By Hannah Johnson | @hannahsjohnsonOn Friday, May 11, charismatic and influential book publisher Peter Mayer died at 82 years old. Known for the energy and passion he brought to book publishing, Mayer achieved international recognition for his work, in particular during his time as CEO of Penguin Books and as the founder and publisher of Overlook Press.
In a statement announcing Mayer’s death, Overlook Press wrote: “Over his legendary, six-decade career in book publishing—which included nineteen years spent as the CEO of Penguin Books—Peter had a profound influence on several generations of authors and publishers, a legacy that is sure to endure.”
Among numerous professional awards and honors, Mayer was named as a Chevalier and Officier of the Ordre des Arts et des Lettres by the French Ministry of Culture. And in 2008, the London Book Fair honored him with a Lifetime Achievement Award.
Mayer, born in London in 1936 and raised in America, began working in publishing in 1961 and worked his way up the ranks to become Publisher and President of Pocket Books in 1976.
In 1978, he was appointed CEO of Penguin Books in the UK, which was languishing at the time. During his tenure there, which lasted until 1996, Mayer is credited with turning Penguin into a profitable business and expanding its international presence.
However, his transition to Penguin and the UK was not without challenges. In an interview with the Frankfurt Book Fair, Mayer described how some in the UK reacted to having an American take over at Penguin: “At the beginning, I did indeed encounter barriers in London; above all the British media was against my appointment because Penguin was such a British company. […] Fortunately, there were others who saw the necessity of a change at Penguin, and when I revived the company in the eighties, it was perhaps proof that an American isn’t just a hinderance.”
During his time at Penguin, Mayer opened offices in China and India, and he oversaw the publication of Salman Rushdie’s famous novel, The Satanic Verses. The book was first published in 1988, and in 1989, Iranian leader Ayatollah Ruhollah Khomeini issued his famous fatwa ordering the killing of Rushdie.
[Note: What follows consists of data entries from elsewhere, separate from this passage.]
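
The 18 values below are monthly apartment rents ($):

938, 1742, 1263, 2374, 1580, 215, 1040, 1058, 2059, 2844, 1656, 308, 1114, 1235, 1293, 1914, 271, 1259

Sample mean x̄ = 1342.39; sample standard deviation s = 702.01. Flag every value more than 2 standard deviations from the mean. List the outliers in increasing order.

Cutoffs at x̄ ± 2s: 1342.39 ± 2·702.01 = [-61.63, 2746.41].
2844: z = 2.14, |z| > 2 → outlier.
Every other value lies within [-61.63, 2746.41].

2844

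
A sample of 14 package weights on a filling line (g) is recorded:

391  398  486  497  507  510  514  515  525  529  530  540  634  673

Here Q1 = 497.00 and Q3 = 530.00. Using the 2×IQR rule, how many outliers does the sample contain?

4

IQR = 33.00; fences at 497.00 − 66.00 = 431.00 and 530.00 + 66.00 = 596.00.
Outside the cutoffs: 391, 398, 634, 673.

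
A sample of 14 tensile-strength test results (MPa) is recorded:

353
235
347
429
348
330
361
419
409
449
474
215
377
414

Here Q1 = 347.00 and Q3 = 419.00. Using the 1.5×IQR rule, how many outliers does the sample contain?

IQR = 72.00; fences at 347.00 − 108.00 = 239.00 and 419.00 + 108.00 = 527.00.
Outside the cutoffs: 215, 235.

2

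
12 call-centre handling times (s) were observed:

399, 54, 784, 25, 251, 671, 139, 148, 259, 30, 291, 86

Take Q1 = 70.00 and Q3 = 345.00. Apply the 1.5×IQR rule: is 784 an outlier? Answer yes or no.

yes

IQR = Q3 − Q1 = 345.00 − 70.00 = 275.00.
Lower fence = Q1 − 1.5·IQR = 70.00 − 412.50 = -342.50.
Upper fence = Q3 + 1.5·IQR = 345.00 + 412.50 = 757.50.
784 lies above the upper fence.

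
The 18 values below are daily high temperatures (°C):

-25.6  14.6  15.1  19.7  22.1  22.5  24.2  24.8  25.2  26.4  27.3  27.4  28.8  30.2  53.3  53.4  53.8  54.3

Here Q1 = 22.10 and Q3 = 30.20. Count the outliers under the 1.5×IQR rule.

5

IQR = 8.10; fences at 22.10 − 12.15 = 9.95 and 30.20 + 12.15 = 42.35.
Outside the cutoffs: -25.6, 53.3, 53.4, 53.8, 54.3.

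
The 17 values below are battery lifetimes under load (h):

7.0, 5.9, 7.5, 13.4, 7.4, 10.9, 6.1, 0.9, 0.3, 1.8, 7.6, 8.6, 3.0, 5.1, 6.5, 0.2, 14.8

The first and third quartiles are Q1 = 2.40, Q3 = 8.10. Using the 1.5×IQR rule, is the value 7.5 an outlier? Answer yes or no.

IQR = Q3 − Q1 = 8.10 − 2.40 = 5.70.
Lower fence = Q1 − 1.5·IQR = 2.40 − 8.55 = -6.15.
Upper fence = Q3 + 1.5·IQR = 8.10 + 8.55 = 16.65.
7.5 lies within [-6.15, 16.65].

no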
In a video for Web of Stories, Mayer said that he made a decision to support Rushdie and continue publishing the book, despite the “loss of life connected with its publication” and death threats. “Our liberties would be curtailed,” he said, “if any particular minority could forbid any book.”
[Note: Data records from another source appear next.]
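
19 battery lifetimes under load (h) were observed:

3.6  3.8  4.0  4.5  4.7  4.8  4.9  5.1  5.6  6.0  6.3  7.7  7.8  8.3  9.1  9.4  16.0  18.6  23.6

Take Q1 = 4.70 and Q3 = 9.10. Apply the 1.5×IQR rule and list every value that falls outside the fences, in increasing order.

IQR = Q3 − Q1 = 9.10 − 4.70 = 4.40.
Lower fence = Q1 − 1.5·IQR = 4.70 − 6.60 = -1.90.
Upper fence = Q3 + 1.5·IQR = 9.10 + 6.60 = 15.70.
16.0 > 15.70 → outlier.
18.6 > 15.70 → outlier.
23.6 > 15.70 → outlier.
All remaining values lie within [-1.90, 15.70].

16.0, 18.6, 23.6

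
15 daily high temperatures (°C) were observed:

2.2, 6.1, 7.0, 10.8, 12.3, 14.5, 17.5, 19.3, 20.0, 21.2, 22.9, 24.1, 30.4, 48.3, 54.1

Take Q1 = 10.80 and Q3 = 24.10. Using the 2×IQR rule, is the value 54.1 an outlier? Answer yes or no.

IQR = Q3 − Q1 = 24.10 − 10.80 = 13.30.
Lower fence = Q1 − 2·IQR = 10.80 − 26.60 = -15.80.
Upper fence = Q3 + 2·IQR = 24.10 + 26.60 = 50.70.
54.1 lies above the upper fence.

yes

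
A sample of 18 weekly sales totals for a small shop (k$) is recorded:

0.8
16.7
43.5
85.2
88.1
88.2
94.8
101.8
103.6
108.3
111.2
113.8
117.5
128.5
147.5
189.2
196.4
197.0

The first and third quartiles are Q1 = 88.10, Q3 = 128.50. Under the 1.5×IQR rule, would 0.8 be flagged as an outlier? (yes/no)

IQR = Q3 − Q1 = 128.50 − 88.10 = 40.40.
Lower fence = Q1 − 1.5·IQR = 88.10 − 60.60 = 27.50.
Upper fence = Q3 + 1.5·IQR = 128.50 + 60.60 = 189.10.
0.8 lies below the lower fence.

yes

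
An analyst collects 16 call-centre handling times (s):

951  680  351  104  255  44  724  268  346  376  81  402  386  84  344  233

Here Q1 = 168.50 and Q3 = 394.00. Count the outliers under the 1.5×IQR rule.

1

IQR = 225.50; fences at 168.50 − 338.25 = -169.75 and 394.00 + 338.25 = 732.25.
Outside the cutoffs: 951.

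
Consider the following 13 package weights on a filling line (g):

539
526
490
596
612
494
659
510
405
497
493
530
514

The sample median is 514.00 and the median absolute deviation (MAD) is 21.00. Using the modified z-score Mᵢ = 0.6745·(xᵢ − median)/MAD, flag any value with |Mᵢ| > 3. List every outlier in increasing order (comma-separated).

405, 612, 659

|Mᵢ| > 3 ⇔ |xᵢ − 514.00| > 3·21.00/0.6745 = 93.40.
So outliers lie outside [420.60, 607.40].
405: M = -3.50 → outlier.
612: M = 3.15 → outlier.
659: M = 4.66 → outlier.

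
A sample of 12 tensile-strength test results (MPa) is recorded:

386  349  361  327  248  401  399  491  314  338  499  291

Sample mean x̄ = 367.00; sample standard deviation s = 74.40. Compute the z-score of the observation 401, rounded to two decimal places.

0.46

z = (401 − 367.00) / 74.40 = 0.46.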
In addition to his work at Penguin, Mayer founded Overlook Press with his father in 1971. Following his departure from Penguin, Mayer went on to work as President and Publisher at Overlook. In 2003, he bought the ailing Duckworth Press in the UK, giving Overlook a transatlantic footprint.
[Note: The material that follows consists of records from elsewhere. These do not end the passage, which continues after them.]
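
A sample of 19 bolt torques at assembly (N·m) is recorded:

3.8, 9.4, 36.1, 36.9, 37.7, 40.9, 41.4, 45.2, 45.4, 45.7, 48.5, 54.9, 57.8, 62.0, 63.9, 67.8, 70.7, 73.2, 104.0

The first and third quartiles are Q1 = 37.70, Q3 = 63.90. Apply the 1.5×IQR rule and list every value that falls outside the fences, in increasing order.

104.0

IQR = Q3 − Q1 = 63.90 − 37.70 = 26.20.
Lower fence = Q1 − 1.5·IQR = 37.70 − 39.30 = -1.60.
Upper fence = Q3 + 1.5·IQR = 63.90 + 39.30 = 103.20.
104.0 > 103.20 → outlier.
All remaining values lie within [-1.60, 103.20].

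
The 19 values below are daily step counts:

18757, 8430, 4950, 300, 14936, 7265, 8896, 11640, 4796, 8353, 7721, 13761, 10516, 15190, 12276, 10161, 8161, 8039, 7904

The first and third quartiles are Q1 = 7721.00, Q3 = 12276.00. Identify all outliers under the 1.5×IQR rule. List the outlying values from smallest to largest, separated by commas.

300

IQR = Q3 − Q1 = 12276.00 − 7721.00 = 4555.00.
Lower fence = Q1 − 1.5·IQR = 7721.00 − 6832.50 = 888.50.
Upper fence = Q3 + 1.5·IQR = 12276.00 + 6832.50 = 19108.50.
300 < 888.50 → outlier.
All remaining values lie within [888.50, 19108.50].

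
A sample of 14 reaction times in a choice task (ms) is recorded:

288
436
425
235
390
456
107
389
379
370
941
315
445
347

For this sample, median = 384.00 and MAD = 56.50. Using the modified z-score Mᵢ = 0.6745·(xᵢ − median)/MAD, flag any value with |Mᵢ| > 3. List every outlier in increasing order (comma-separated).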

Mayer also championed literature in translation, in particular with the editorial freedom he had at Overlook. In 2013, Publishing Perspectives interviewed him about his ambitious plans to publish a 125-volume series of Russian literature in translation, The Russian Library, inspired by Russia program as BookExpo’s Market Focus in 2012.
“When I was at Penguin,” Mayer said, “we published all the best-known classics, not everything, but a great many books. I did all of those…and now in my post-Penguin career, well, you know, I’m a certain age, I can’t go on forever, and I’d like to leave the publishing and literary world with this.”
As a leading figure in international publishing, Mayer was also a longtime supporter and attendee of the Frankfurter Buchmesse. He celebrated his 50th year exhibiting in Frankfurt in 2012.
Buchmesse director Juergen Boos told Publishing Perspectives, “In my many years at and with the Frankfurter Buchmesse—as an exhibitor, trade visitor, and later director—Peter was always a constant for me. His presence assured me that we work in a special industry, in which the quality of our work comes first. We will miss him, in New York and Frankfurt.”
Mayer also served on the advisory board for the German Book Office New York for a number of years. Riky Stock, director of the GBO, remembers Mayer this way:
“When I first met Peter Mayer at one of his author parties in 1999, I was an assistant, fresh off the boat from Germany, and I was immediately charmed by this mighty publisher who engaged me in a long conversation, partly in German about German books he read as a child…
“It was the first of several such inspiring conversations over the years, some took place in his offices with him smoking, of course. Once, in the midst of our meeting, and while he continued talking, the trash can caught on fire, which he put out by dumping a glass of water over the fire and the surrounding manuscripts…
“I admired him and his fierce personality. We have lost a wonderful publishing personality and we have lost a fierce supporter of German literature in translation.”